The latest Zimbabwe Economic Outlook and Stock Picks 2015 by Invictus Securities shows that slowing consumer demand and tight liquidity conditions and weak commodity prices were likely to depress to earnings and valuations.

Invictus Securities Zimbabwe is an independent broker that provides market insight and investment advice for corporate, institutional and private clients.

“We are likely to see further cost rationalisation, restructuring consolidations in 2015 as companies try to survive. “Cost cutting, process optimisation, restructuring and consolidations to dominate as companies seek efficiency to remain profitable,” the report said.

The report shows that capacity utilisation has continued on a decline path and was almost at 2008 levels.
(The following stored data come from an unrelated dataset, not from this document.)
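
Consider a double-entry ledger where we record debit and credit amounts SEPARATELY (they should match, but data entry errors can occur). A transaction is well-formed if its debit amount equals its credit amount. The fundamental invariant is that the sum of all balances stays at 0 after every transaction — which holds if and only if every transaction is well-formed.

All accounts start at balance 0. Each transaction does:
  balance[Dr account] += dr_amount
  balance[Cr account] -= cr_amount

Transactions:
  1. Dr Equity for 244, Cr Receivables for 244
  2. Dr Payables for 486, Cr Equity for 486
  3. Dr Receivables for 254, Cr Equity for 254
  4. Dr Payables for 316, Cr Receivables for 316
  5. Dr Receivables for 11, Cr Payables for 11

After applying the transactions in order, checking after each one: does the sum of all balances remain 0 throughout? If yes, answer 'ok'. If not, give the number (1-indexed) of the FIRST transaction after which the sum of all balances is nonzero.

After txn 1: dr=244 cr=244 sum_balances=0
After txn 2: dr=486 cr=486 sum_balances=0
After txn 3: dr=254 cr=254 sum_balances=0
After txn 4: dr=316 cr=316 sum_balances=0
After txn 5: dr=11 cr=11 sum_balances=0

Answer: ok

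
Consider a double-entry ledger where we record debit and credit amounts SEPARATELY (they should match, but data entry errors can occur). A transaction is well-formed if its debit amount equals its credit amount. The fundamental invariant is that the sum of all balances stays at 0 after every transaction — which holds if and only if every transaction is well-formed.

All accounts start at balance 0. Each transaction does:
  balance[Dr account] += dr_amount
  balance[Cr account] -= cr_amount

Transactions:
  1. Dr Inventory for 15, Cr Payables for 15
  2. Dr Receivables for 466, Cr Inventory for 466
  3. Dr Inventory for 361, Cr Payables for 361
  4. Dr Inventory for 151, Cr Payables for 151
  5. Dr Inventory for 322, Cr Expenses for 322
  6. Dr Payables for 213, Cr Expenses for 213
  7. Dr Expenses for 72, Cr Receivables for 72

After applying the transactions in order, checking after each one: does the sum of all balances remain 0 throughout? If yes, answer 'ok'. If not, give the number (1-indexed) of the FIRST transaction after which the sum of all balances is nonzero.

Answer: ok

Derivation:
After txn 1: dr=15 cr=15 sum_balances=0
After txn 2: dr=466 cr=466 sum_balances=0
After txn 3: dr=361 cr=361 sum_balances=0
After txn 4: dr=151 cr=151 sum_balances=0
After txn 5: dr=322 cr=322 sum_balances=0
After txn 6: dr=213 cr=213 sum_balances=0
After txn 7: dr=72 cr=72 sum_balances=0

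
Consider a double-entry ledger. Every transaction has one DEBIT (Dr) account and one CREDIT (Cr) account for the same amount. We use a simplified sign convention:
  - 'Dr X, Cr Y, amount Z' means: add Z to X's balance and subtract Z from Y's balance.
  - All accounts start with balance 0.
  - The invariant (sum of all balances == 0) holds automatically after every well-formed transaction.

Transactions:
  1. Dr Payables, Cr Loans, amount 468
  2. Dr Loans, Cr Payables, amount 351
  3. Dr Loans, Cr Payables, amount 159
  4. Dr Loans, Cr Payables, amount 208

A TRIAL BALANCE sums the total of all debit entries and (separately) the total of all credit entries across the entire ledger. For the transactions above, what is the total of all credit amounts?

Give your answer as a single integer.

Txn 1: credit+=468
Txn 2: credit+=351
Txn 3: credit+=159
Txn 4: credit+=208
Total credits = 1186

Answer: 1186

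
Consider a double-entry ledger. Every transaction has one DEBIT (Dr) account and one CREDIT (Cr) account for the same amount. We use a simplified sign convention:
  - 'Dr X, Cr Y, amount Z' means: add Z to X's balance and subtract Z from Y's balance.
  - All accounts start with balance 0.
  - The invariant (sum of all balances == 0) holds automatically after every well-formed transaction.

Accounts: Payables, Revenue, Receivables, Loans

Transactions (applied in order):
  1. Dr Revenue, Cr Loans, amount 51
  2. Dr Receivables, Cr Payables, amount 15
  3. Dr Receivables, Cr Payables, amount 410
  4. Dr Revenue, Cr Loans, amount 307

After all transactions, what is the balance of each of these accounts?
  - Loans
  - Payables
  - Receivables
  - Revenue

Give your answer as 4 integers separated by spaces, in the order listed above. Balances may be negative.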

The manufacturing sector took off in 2009 at capacity utilisation level of 10% and reached a high of 57,2% in 2011 and started to decline again from 2013.

The manufacturing sector has been facing working capital shortages, high production costs and power cuts as well as unfair competition from foreigners through the use of multi-currencies.

The country has witnessed the closure of 4 610 companies between 2011 and 2014 resulting in the loss of over 55 000 jobs countrywide.

The report states that bargain hunting and cherry picking of value stocks as well as corporate transactions type trades will dominate activity on the Zimbabwe Stock Exchange.

Invictus said the economy was likely to remain depressed this year due to poor agricultural season and poor commodity prices.

The agricultural sector has been affected by late rains, late delivery of inputs and inadequate credit for producers.

Tobacco has been affected by the challenges in the agricultural sector and a 5% decline in tobacco earning is expected from $650 million last year.